Trois questions à Thierry Chaumont sur l’impact de l’industrie du futur sur l’emploi et la formation dans le domaine de l’industrie

, L’industrie du futur, la solution pour sauver l’industrie traditionnelle ?, Made in Marseille Travailler en Provence – En termes d’emploi, est-ce qu’il faut s’attendre, comme beaucoup le disent, à ce que les robots remplacent les hommes et donc à des disparitions massives d’emplois dans le secteur industriel ?

Thierry Chaumont – Les robots, il faut les développer, les installer, les maintenir, en assurer le suivi, etc et c’est un marché énorme. Donc il y a une véritable branche qui est en train de se créer. Il y a évidemment certains métiers qui disparaîtront et d’autres qui surgiront et dont on ne parle pas encore aujourd’hui car on en les connaît pas. Et ces activités nouvelles qui naissent n’étaient pas autorisées par l’homme auparavant car impossibles à réaliser. Sans oublier qu’il y a une part des activités pénibles des salariés qui va être reprise par la robotisation.

Il faut donc prévoir de revoir et adapter les formations qui mènent aux métiers de l’industrie ?

C’est ce que l’on fait chaque année au sein des CFAI (Pôle Formation Des Industries Technologiques), dans celui d’Istres qui compte plus d’un millier d’apprentis et dans les autres de la région PACA. Nous ouvrons des sections pratiquement tous les ans, et parfois on en ferme quand on se rend compte que le secteur d’activités n’est plus vraiment pérenne ou qu’il y a eu des évolutions. Pour ce qui est de l’enseignement général, c’est à l’Éducation nationale de faire sa propre révolution pour redorer le blason de l’industrie et y faire revenir les jeunes.

Quelles sections vont être ouvertes prochainement pour coller à l’évolution liée à l’industrie du futur ?
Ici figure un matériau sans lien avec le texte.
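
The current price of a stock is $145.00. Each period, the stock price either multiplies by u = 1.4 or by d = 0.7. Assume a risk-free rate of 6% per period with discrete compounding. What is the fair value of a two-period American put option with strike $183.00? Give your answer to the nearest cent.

$46.44

Risk-neutral probability p = (1 + 0.06 − 0.7)/(1.4 − 0.7) = 0.3600/0.7000 = 0.5143
Terminal stock prices: S_uu = 284.2, S_ud = 142.1, S_dd = 71.05
Terminal payoffs (K − S): max(-101.2, 0) = 0, max(40.9, 0) = 40.9, max(112, 0) = 112
Node u (S = 203): continuation = 1/1.06·[0.5143·0.0000 + 0.4857·40.9000] = 18.7412; exercise value = 0.0000 ≤ continuation, so V_u = 18.7412
Node d (S = 101.5): continuation = 1/1.06·[0.5143·40.9000 + 0.4857·111.9500] = 71.1415; exercise value = 81.5000 > continuation, so V_d = 81.5000 (exercise)
Node 0 (S = 145): continuation = 1/1.06·[0.5143·18.7412 + 0.4857·81.5000] = 46.4378; exercise value = 38.0000 ≤ continuation, so V_0 = 46.4378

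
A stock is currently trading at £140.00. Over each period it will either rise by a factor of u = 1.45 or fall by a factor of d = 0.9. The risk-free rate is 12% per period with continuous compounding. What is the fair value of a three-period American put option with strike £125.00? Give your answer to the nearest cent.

Risk-neutral probability p = (e^0.12 − 0.9)/(1.45 − 0.9) = 0.2275/0.5500 = 0.4136
Terminal stock prices: S_uuu = 426.8, S_uud = 264.9, S_udd = 164.4, S_ddd = 102.1
Terminal payoffs (K − S): max(-301.8, 0) = 0, max(-139.9, 0) = 0, max(-39.43, 0) = 0, max(22.94, 0) = 22.94
Node uu (S = 294.4): continuation = e^(−0.12)·[0.4136·0.0000 + 0.5864·0.0000] = 0.0000; exercise value = 0.0000 ≤ continuation, so V_uu = 0.0000
Node ud (S = 182.7): continuation = e^(−0.12)·[0.4136·0.0000 + 0.5864·0.0000] = 0.0000; exercise value = 0.0000 ≤ continuation, so V_ud = 0.0000
Node dd (S = 113.4): continuation = e^(−0.12)·[0.4136·0.0000 + 0.5864·22.9400] = 11.9302; exercise value = 11.6000 ≤ continuation, so V_dd = 11.9302
Node u (S = 203): continuation = e^(−0.12)·[0.4136·0.0000 + 0.5864·0.0000] = 0.0000; exercise value = 0.0000 ≤ continuation, so V_u = 0.0000
Node d (S = 126): continuation = e^(−0.12)·[0.4136·0.0000 + 0.5864·11.9302] = 6.2045; exercise value = 0.0000 ≤ continuation, so V_d = 6.2045
Node 0 (S = 140): continuation = e^(−0.12)·[0.4136·0.0000 + 0.5864·6.2045] = 3.2267; exercise value = 0.0000 ≤ continuation, so V_0 = 3.2267

£3.23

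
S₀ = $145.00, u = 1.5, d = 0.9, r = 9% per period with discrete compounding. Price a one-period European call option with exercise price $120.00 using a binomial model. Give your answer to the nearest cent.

$34.91

Risk-neutral probability p = (1 + 0.09 − 0.9)/(1.5 − 0.9) = 0.1900/0.6000 = 0.3167
Terminal stock prices: S_u = 217.5, S_d = 130.5
Terminal payoffs (S − K): max(97.5, 0) = 97.5, max(10.5, 0) = 10.5
Node 0 (S = 145): V_0 = 1/1.09·[0.3167·97.5000 + 0.6833·10.5000] = 34.9083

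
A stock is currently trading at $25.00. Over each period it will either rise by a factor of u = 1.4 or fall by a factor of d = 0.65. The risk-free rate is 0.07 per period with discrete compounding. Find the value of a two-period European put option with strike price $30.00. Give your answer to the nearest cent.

Risk-neutral probability p = (1 + 0.07 − 0.65)/(1.4 − 0.65) = 0.4200/0.7500 = 0.5600
Terminal stock prices: S_uu = 49, S_ud = 22.75, S_dd = 10.56
Terminal payoffs (K − S): max(-19, 0) = 0, max(7.25, 0) = 7.25, max(19.44, 0) = 19.44
Node u (S = 35): V_u = 1/1.07·[0.5600·0.0000 + 0.4400·7.2500] = 2.9813
Node d (S = 16.25): V_d = 1/1.07·[0.5600·7.2500 + 0.4400·19.4375] = 11.7874
Node 0 (S = 25): V_0 = 1/1.07·[0.5600·2.9813 + 0.4400·11.7874] = 6.4075

$6.41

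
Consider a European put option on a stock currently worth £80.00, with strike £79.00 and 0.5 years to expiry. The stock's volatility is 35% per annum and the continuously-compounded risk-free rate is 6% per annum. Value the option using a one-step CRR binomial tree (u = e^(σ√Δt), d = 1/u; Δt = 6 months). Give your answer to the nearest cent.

£8.04

CRR parameters: u = e^(σ√Δt) = e^(0.35·√0.5) = 1.2808, d = 1/u = 0.7808
Per-period rate: rΔt = 0.06·0.5 = 0.03, so R = e^0.03 = 1.0305
Risk-neutral probability p = (e^0.03 − 0.7808)/(1.2808 − 0.7808) = 0.2497/0.5000 = 0.4993
Terminal stock prices: S_u = 102.5, S_d = 62.46
Terminal payoffs (K − S): max(-23.46, 0) = 0, max(16.54, 0) = 16.54
Node 0 (S = 80): V_0 = e^(−0.03)·[0.4993·0.0000 + 0.5007·16.5392] = 8.0357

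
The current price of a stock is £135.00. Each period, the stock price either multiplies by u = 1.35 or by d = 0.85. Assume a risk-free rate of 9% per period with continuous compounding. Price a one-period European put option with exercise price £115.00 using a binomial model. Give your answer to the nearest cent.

Risk-neutral probability p = (e^0.09 − 0.85)/(1.35 − 0.85) = 0.2442/0.5000 = 0.4883
Terminal stock prices: S_u = 182.2, S_d = 114.8
Terminal payoffs (K − S): max(-67.25, 0) = 0, max(0.25, 0) = 0.25
Node 0 (S = 135): V_0 = e^(−0.09)·[0.4883·0.0000 + 0.5117·0.2500] = 0.1169

£0.12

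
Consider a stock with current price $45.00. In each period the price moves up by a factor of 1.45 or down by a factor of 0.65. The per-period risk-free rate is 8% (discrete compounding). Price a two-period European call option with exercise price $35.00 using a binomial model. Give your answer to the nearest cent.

$17.93

Risk-neutral probability p = (1 + 0.08 − 0.65)/(1.45 − 0.65) = 0.4300/0.8000 = 0.5375
Terminal stock prices: S_uu = 94.61, S_ud = 42.41, S_dd = 19.01
Terminal payoffs (S − K): max(59.61, 0) = 59.61, max(7.413, 0) = 7.413, max(-15.99, 0) = 0
Node u (S = 65.25): V_u = 1/1.08·[0.5375·59.6125 + 0.4625·7.4125] = 32.8426
Node d (S = 29.25): V_d = 1/1.08·[0.5375·7.4125 + 0.4625·0.0000] = 3.6891
Node 0 (S = 45): V_0 = 1/1.08·[0.5375·32.8426 + 0.4625·3.6891] = 17.9251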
On va ouvrir une section dans le domaine naval, qui s’est énormément développé et qui est très présent en Provence, parce qu’on a des besoins industriels. Une section sur les dirigeables aussi car ils seront vraisemblablement un moyen de transport important demain, une autre sur les drones. Surtout, l’UIMM est en train de créer un hall aéronautique dans le CFAI d’Istres avec des hélicoptères et des avions pour faire de la formation. On a beaucoup d’idées qui sont du très concret car on travaille en collaboration avec les entreprises industrielles pour créer des contenus de formation en adéquation avec leurs besoins. Les apprentis sont d’ailleurs généralement tous embauchés chez les industriels à la fin de leurs études.